More than 15,000 children are living in poverty in Wiltshire, new analysis reveals.

The End Child Poverty coalition, which commissioned the report showing almost a third of children across the UK live below the breadline, said families were already on a ‘cliff edge’ before the coronavirus pandemic.

The research combined recent figures from the Department for Work and Pensions with local housing costs to produce new estimates for low-income families – those earning less than 60 per cent of the median income.

The analysis shows 18,283 children living in low-income families in Wiltshire in 2018/19.

This means 19.4 per cent of all those aged 16 and under are living in poverty, though this was a decrease on 2014/15, when it was 22 per cent.
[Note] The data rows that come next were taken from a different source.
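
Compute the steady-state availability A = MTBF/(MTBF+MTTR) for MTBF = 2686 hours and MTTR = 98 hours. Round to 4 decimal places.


MTBF = 2686
MTTR = 98
MTBF + MTTR = 2784
A = 2686 / 2784
A = 0.9648

0.9648


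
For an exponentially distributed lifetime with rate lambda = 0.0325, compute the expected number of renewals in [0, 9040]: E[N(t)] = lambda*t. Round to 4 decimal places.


lambda = 0.0325
t = 9040
E[N(t)] = lambda * t
E[N(t)] = 0.0325 * 9040
E[N(t)] = 293.8

293.8


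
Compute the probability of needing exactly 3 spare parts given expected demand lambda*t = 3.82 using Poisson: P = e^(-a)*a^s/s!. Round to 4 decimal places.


a = 3.82, s = 3
e^(-a) = e^(-3.82) = 0.0219
a^s = 3.82^3 = 55.743
s! = 6
P = 0.0219 * 55.743 / 6
P = 0.2037

0.2037


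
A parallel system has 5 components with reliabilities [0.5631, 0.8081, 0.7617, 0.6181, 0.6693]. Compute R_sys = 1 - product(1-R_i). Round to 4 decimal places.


Components: [0.5631, 0.8081, 0.7617, 0.6181, 0.6693]
(1 - 0.5631) = 0.4369, running product = 0.4369
(1 - 0.8081) = 0.1919, running product = 0.0838
(1 - 0.7617) = 0.2383, running product = 0.02
(1 - 0.6181) = 0.3819, running product = 0.0076
(1 - 0.6693) = 0.3307, running product = 0.0025
Product of (1-R_i) = 0.0025
R_sys = 1 - 0.0025 = 0.9975

0.9975


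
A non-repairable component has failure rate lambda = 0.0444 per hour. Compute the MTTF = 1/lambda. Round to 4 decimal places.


lambda = 0.0444
MTTF = 1 / 0.0444
MTTF = 22.5225

22.5225


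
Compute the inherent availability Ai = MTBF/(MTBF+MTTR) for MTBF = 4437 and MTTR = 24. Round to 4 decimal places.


MTBF = 4437
MTTR = 24
MTBF + MTTR = 4461
Ai = 4437 / 4461
Ai = 0.9946

0.9946


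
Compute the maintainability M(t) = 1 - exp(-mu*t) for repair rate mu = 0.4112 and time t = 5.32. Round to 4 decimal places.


mu = 0.4112, t = 5.32
mu * t = 0.4112 * 5.32 = 2.1876
exp(-2.1876) = 0.1122
M(t) = 1 - 0.1122
M(t) = 0.8878

0.8878


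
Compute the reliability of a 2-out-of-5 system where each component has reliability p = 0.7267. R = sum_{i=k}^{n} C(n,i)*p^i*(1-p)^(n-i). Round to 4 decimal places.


k = 2, n = 5, p = 0.7267
i=2: C(5,2)=10 * 0.7267^2 * 0.2733^3 = 0.1078
i=3: C(5,3)=10 * 0.7267^3 * 0.2733^2 = 0.2866
i=4: C(5,4)=5 * 0.7267^4 * 0.2733^1 = 0.3811
i=5: C(5,5)=1 * 0.7267^5 * 0.2733^0 = 0.2027
R = sum of terms = 0.9782

0.9782


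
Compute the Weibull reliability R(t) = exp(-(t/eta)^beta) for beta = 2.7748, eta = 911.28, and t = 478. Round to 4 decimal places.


beta = 2.7748, eta = 911.28, t = 478
t/eta = 478 / 911.28 = 0.5245
(t/eta)^beta = 0.5245^2.7748 = 0.1669
R(t) = exp(-0.1669)
R(t) = 0.8463

0.8463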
The report is based on DWP data from March and estimates of the effect of housing costs on poverty rates by Loughborough University's Centre for Research in Social Policy.

The figures show little improvement in child poverty rates across the South West since 2014-15, with last year's highest rate in Torridge (32.6 per cent).
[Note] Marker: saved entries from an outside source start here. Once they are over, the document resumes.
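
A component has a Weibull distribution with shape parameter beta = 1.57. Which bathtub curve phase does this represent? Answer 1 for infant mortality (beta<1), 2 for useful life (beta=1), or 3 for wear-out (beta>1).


beta = 1.57
Compare beta to 1:
beta < 1 => infant mortality (phase 1)
beta = 1 => useful life (phase 2)
beta > 1 => wear-out (phase 3)
Since beta = 1.57, this is wear-out (increasing failure rate)
Phase = 3

3


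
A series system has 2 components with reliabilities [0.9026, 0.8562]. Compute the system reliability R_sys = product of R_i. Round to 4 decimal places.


Components: [0.9026, 0.8562]
After component 1 (R=0.9026): product = 0.9026
After component 2 (R=0.8562): product = 0.7728
R_sys = 0.7728

0.7728


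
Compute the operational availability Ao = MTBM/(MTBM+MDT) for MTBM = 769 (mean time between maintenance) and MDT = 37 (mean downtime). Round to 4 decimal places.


MTBM = 769
MDT = 37
MTBM + MDT = 806
Ao = 769 / 806
Ao = 0.9541

0.9541


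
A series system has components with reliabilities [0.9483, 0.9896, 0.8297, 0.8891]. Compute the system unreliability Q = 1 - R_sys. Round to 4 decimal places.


Components: [0.9483, 0.9896, 0.8297, 0.8891]
After component 1: product = 0.9483
After component 2: product = 0.9384
After component 3: product = 0.7786
After component 4: product = 0.6923
R_sys = 0.6923
Q = 1 - 0.6923 = 0.3077

0.3077


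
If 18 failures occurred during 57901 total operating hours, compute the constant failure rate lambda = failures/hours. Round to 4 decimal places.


failures = 18
total_hours = 57901
lambda = 18 / 57901
lambda = 0.0003

0.0003


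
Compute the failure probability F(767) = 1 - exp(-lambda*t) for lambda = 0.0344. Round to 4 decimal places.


lambda = 0.0344, t = 767
lambda * t = 26.3848
exp(-26.3848) = 0.0
F(t) = 1 - 0.0
F(t) = 1.0

1.0


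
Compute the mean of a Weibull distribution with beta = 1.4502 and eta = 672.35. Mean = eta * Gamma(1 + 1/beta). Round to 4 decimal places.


beta = 1.4502, eta = 672.35
1/beta = 0.6896
1 + 1/beta = 1.6896
Gamma(1.6896) = 0.9067
Mean = 672.35 * 0.9067
Mean = 609.621

609.621


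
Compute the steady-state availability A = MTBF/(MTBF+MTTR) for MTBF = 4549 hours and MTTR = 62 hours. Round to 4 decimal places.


MTBF = 4549
MTTR = 62
MTBF + MTTR = 4611
A = 4549 / 4611
A = 0.9866

0.9866


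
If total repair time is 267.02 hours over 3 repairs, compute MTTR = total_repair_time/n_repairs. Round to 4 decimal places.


total_repair_time = 267.02
n_repairs = 3
MTTR = 267.02 / 3
MTTR = 89.0067

89.0067


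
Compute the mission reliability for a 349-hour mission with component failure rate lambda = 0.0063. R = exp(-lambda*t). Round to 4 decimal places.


lambda = 0.0063
mission_time = 349
lambda * t = 0.0063 * 349 = 2.1987
R = exp(-2.1987)
R = 0.1109

0.1109


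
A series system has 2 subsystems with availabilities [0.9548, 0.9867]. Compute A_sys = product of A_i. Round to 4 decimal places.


Subsystems: [0.9548, 0.9867]
After subsystem 1 (A=0.9548): product = 0.9548
After subsystem 2 (A=0.9867): product = 0.9421
A_sys = 0.9421

0.9421


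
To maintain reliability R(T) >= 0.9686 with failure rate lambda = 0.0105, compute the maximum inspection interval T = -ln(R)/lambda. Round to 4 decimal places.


R_target = 0.9686
lambda = 0.0105
-ln(0.9686) = 0.0319
T = 0.0319 / 0.0105
T = 3.0384

3.0384


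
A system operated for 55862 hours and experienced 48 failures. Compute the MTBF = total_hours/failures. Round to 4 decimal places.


total_hours = 55862
failures = 48
MTBF = 55862 / 48
MTBF = 1163.7917

1163.7917


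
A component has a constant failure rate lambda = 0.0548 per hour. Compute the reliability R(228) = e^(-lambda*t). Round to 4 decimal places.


lambda = 0.0548
t = 228
lambda * t = 12.4944
R(t) = e^(-12.4944)
R(t) = 0.0

0.0


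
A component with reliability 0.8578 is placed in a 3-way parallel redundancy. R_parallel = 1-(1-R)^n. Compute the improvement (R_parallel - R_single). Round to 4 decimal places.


R_single = 0.8578, n = 3
1 - R_single = 0.1422
(1 - R_single)^n = 0.1422^3 = 0.0029
R_parallel = 1 - 0.0029 = 0.9971
Improvement = 0.9971 - 0.8578
Improvement = 0.1393

0.1393


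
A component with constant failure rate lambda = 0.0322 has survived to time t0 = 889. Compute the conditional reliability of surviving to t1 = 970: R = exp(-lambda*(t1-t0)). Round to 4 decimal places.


lambda = 0.0322
t0 = 889, t1 = 970
t1 - t0 = 81
lambda * (t1-t0) = 0.0322 * 81 = 2.6082
R = exp(-2.6082)
R = 0.0737

0.0737


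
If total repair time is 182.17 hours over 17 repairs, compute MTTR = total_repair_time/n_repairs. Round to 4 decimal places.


total_repair_time = 182.17
n_repairs = 17
MTTR = 182.17 / 17
MTTR = 10.7159

10.7159


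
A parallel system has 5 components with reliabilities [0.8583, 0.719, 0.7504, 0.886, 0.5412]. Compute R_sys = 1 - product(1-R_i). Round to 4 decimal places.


Components: [0.8583, 0.719, 0.7504, 0.886, 0.5412]
(1 - 0.8583) = 0.1417, running product = 0.1417
(1 - 0.719) = 0.281, running product = 0.0398
(1 - 0.7504) = 0.2496, running product = 0.0099
(1 - 0.886) = 0.114, running product = 0.0011
(1 - 0.5412) = 0.4588, running product = 0.0005
Product of (1-R_i) = 0.0005
R_sys = 1 - 0.0005 = 0.9995

0.9995


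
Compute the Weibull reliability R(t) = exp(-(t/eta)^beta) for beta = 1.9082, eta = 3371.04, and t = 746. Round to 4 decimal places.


beta = 1.9082, eta = 3371.04, t = 746
t/eta = 746 / 3371.04 = 0.2213
(t/eta)^beta = 0.2213^1.9082 = 0.0562
R(t) = exp(-0.0562)
R(t) = 0.9453

0.9453


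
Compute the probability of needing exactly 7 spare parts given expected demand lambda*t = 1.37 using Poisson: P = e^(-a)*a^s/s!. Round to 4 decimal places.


a = 1.37, s = 7
e^(-a) = e^(-1.37) = 0.2541
a^s = 1.37^7 = 9.0582
s! = 5040
P = 0.2541 * 9.0582 / 5040
P = 0.0005

0.0005


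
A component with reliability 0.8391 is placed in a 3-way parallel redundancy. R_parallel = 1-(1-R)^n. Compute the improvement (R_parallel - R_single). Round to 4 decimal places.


R_single = 0.8391, n = 3
1 - R_single = 0.1609
(1 - R_single)^n = 0.1609^3 = 0.0042
R_parallel = 1 - 0.0042 = 0.9958
Improvement = 0.9958 - 0.8391
Improvement = 0.1567

0.1567


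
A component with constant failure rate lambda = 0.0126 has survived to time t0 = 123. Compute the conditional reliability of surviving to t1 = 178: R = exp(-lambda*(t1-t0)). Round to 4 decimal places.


lambda = 0.0126
t0 = 123, t1 = 178
t1 - t0 = 55
lambda * (t1-t0) = 0.0126 * 55 = 0.693
R = exp(-0.693)
R = 0.5001

0.5001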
Across the whole of the region, the average rate was 26 per cent.

In Wiltshire, the number of children in low-income families fell from 20,197 in 2014/15, to 18,283 last year.

The coalition is calling on the government to recognise the scale of the problem and its impact on children’s lives.

Buttle UK – which provides financial support direct to families and young people in crisis – has increased its spending by 145 per cent across the South of England since lockdown started compared with the same period the previous year.

Joseph Howes, CEO of Buttle UK, said: “These new figures allow us to understand the true picture and unacceptably high levels of child poverty at the start of lockdown in the South.

"With the government putting in new measures to control Covid-19, we need to brace ourselves for further bad news and what could be a massive increase in child poverty and ultimately a lost generation.

“Not all families were the same going into this crisis and they will certainly not be the same coming out. As we attempt a recovery from the crisis, there are going to be some very big challenges facing the most vulnerable sectors in society."

Across the UK, the proportion of children in low-income families rose from 28 per cent to 30 per cent between 2014/15 and 2018/19.

Anna Feuchtwang, chair of ECP, said: "The children affected are on a cliff edge, and the pandemic will only sweep them further into danger.

"An ambitious plan to put this shameful situation right would be transformational for millions of children."

ECP are calling on the UK government to uprate housing assistance in line with inflation, abandon the "unconscionable" planned cuts to Universal Credit, end the benefit cap and the two-child limit on benefits, and increase child benefit.

A DWP spokesman said there are 100,000 fewer children in absolute poverty than in 2009/10, which is a measure against median income in 2011 rather than the current level.

He added: "Making sure every child gets the best start in life is central to our efforts to level up opportunity across the country.

“We have already taken significant steps to do this by raising the living wage, ending the benefit freeze and injecting more than £9.3bn into the welfare system to help those in most need.”